En “Historia de un junkie”, el director Lech Kowalski se gana la confianza de Spacely y de su circulo de chusma yonkie, para introducirse con su cámara de 16 mm en lo más profundo de los bajos fondos neoyorquinos. Así, entre entrevistas a adictos y traficantes, visitas a narcosalas y reconstrucciones en ficción de algunos de los hechos que Spacely le explica, podemos hacernos una idea del infierno que supone ser un adicto a las drogas duras. Infierno que, aunque de vez en cuando se escenifique el teatrillo para darle ritmo a la película, es absolutamente real. Camellos, drogatas, narcosalas, todo estaba allí antes de que la producción llegase con los equipos filmadores.

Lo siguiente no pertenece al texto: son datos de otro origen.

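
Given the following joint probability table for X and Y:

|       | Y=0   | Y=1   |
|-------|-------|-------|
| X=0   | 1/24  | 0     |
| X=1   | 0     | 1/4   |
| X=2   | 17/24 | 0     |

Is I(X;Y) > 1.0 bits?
Marginal P(X) (row sums):
  P(X=0) = 1/24 + 0 = 1/24
  P(X=1) = 0 + 1/4 = 1/4
  P(X=2) = 17/24 + 0 = 17/24
Marginal P(Y) (column sums):
  P(Y=0) = 1/24 + 0 + 17/24 = 3/4
  P(Y=1) = 0 + 1/4 + 0 = 1/4

H(X) = -[(1/24)·log₂(1/24) + (1/4)·log₂(1/4) + (17/24)·log₂(17/24)]
  = 0.1910 + 0.5000 + 0.3524
  = 1.0434 bits
H(Y) = -[(3/4)·log₂(3/4) + (1/4)·log₂(1/4)]
  = 0.3113 + 0.5000
  = 0.8113 bits
H(X,Y) = -[(1/24)·log₂(1/24) + (1/4)·log₂(1/4) + (17/24)·log₂(17/24)]
  = 0.1910 + 0.5000 + 0.3524
  = 1.0434 bits

I(X;Y) = H(X) + H(Y) - H(X,Y)
  = 1.0434 + 0.8113 - 1.0434
  = 0.8113 bits

No. I(X;Y) = 0.8113 bits, which is ≤ 1.0 bits.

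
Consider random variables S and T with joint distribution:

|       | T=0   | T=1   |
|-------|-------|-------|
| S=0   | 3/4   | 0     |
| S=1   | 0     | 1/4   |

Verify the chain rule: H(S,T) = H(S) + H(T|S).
Left side:
H(S,T) = -[(3/4)·log₂(3/4) + (1/4)·log₂(1/4)]
  = 0.3113 + 0.5000
  = 0.8113 bits

Right side:
Marginal P(S) (row sums):
  P(S=0) = 3/4 + 0 = 3/4
  P(S=1) = 0 + 1/4 = 1/4
H(S) = -[(3/4)·log₂(3/4) + (1/4)·log₂(1/4)]
  = 0.3113 + 0.5000
  = 0.8113 bits
H(T|S) = -Σ P(S,T)·log₂ P(T|S), where P(T|S) = P(S,T) / P(S)
  (cells with P(S,T) = 0 contribute 0)
  (S=0,T=0): P(T|S) = (3/4)/(3/4) = 1;  -(3/4)·log₂(1) = 0.0000
  (S=1,T=1): P(T|S) = (1/4)/(1/4) = 1;  -(1/4)·log₂(1) = 0.0000
H(T|S) = 0.0000 + 0.0000
  = 0.0000 bits
H(S) + H(T|S) = 0.8113 + 0.0000 = 0.8113 bits

Both sides equal 0.8113 bits, so the chain rule holds ✓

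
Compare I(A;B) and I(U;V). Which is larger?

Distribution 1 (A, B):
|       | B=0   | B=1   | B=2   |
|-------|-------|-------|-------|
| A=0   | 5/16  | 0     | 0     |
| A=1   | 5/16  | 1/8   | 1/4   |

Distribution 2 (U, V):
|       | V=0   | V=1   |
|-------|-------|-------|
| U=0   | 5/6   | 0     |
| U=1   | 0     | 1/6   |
Distribution 1 (A, B):
Marginal P(A) (row sums):
  P(A=0) = 5/16 + 0 + 0 = 5/16
  P(A=1) = 5/16 + 1/8 + 1/4 = 11/16
Marginal P(B) (column sums):
  P(B=0) = 5/16 + 5/16 = 5/8
  P(B=1) = 0 + 1/8 = 1/8
  P(B=2) = 0 + 1/4 = 1/4

H(A) = -[(5/16)·log₂(5/16) + (11/16)·log₂(11/16)]
  = 0.5244 + 0.3716
  = 0.8960 bits
H(B) = -[(5/8)·log₂(5/8) + (1/8)·log₂(1/8) + (1/4)·log₂(1/4)]
  = 0.4238 + 0.3750 + 0.5000
  = 1.2988 bits
H(A,B) = -[(5/16)·log₂(5/16) + (5/16)·log₂(5/16) + (1/8)·log₂(1/8) + (1/4)·log₂(1/4)]
  = 0.5244 + 0.5244 + 0.3750 + 0.5000
  = 1.9238 bits

I(A;B) = H(A) + H(B) - H(A,B)
  = 0.8960 + 1.2988 - 1.9238
  = 0.2710 bits

Distribution 2 (U, V):
Marginal P(U) (row sums):
  P(U=0) = 5/6 + 0 = 5/6
  P(U=1) = 0 + 1/6 = 1/6
Marginal P(V) (column sums):
  P(V=0) = 5/6 + 0 = 5/6
  P(V=1) = 0 + 1/6 = 1/6

H(U) = -[(5/6)·log₂(5/6) + (1/6)·log₂(1/6)]
  = 0.2192 + 0.4308
  = 0.6500 bits
H(V) = -[(5/6)·log₂(5/6) + (1/6)·log₂(1/6)]
  = 0.2192 + 0.4308
  = 0.6500 bits
H(U,V) = -[(5/6)·log₂(5/6) + (1/6)·log₂(1/6)]
  = 0.2192 + 0.4308
  = 0.6500 bits

I(U;V) = H(U) + H(V) - H(U,V)
  = 0.6500 + 0.6500 - 0.6500
  = 0.6500 bits

I(U;V) = 0.6500 bits > I(A;B) = 0.2710 bits, so (U, V) has the higher mutual information (stronger dependence).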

Yonkies inyectándose, Spacely pasando el mono visto de la manera más gráfica posible, transacciones de droga y trapicheos varios se imponen en un documental del todo sensacionalista y cercano al “mondo”. Tras su visionado, el espectador queda con muy mal cuerpo.
El formato, rodando en 16 mm, de noche con iluminación natural, ayuda a incrementar la sordidez y mal rollo que desprende la película, pero ya lejos de texturas o del grano de celuloide, es que los lugares donde filma Kowalski son lo más asqueroso visto en una pantalla, amén de los individuos que pululan a lo largo del metraje, poco más que despojos humanos, o esos primeros planos de gente picándose las venas. Mención especial para algunos momentos en relación al protagonista. En una escena en la que, tras días de andar por ahí tirado, pinchándose y demás, decide asearse un poco, sus venas están ya tan agujereadas que, en un plano donde está peinándose, la cámara se mueve un poco para mostrarnos unas gotas de sangre en el brazo con el que se atusa el pelo, cuyas heridas, ya tan maltrechas, no se curan jamás. Turbador resulta también el plano en el que el yonki limpia sus botas manchadas con su propia sangre o se quita la roña de los dedos de los pies, con la carne de estos muerta, podrida, por la falta de limpieza y tras muchos días sin desprenderse del calzado.
Un documento tan aterrador como atrayente, al que además tenemos que añadir el valor de incluir algunas escenas de ficción como aquella en que un camello asesina a otro tras un problema territorial.
La filmografía del director, Lech Kowalski, se compone exclusivamente de documentales, ninguno de ellos centrado en aspectos agradables de lo que retrata. Suyo sería “D.O.A” sobre la gira norteamericana que llevaron a cabo en 1978 los "Sex Pistols" o “Born To Loose: The Last Rock-n-Roll Movie”, centrado en Johnny Thunders, miembro de los "New York Dolls" y los "Heartbreakers", y por donde también asoma el amigo Spacely en los últimos momentos de su vida, agonizando ya terminal por culpa del SIDA. Caerá por aquí.
Muy recomendable esta "Historia de un Junkie"… siempre y cuando dispongas de un estómago de acero y no tengas la sensibilidad a flor de piel.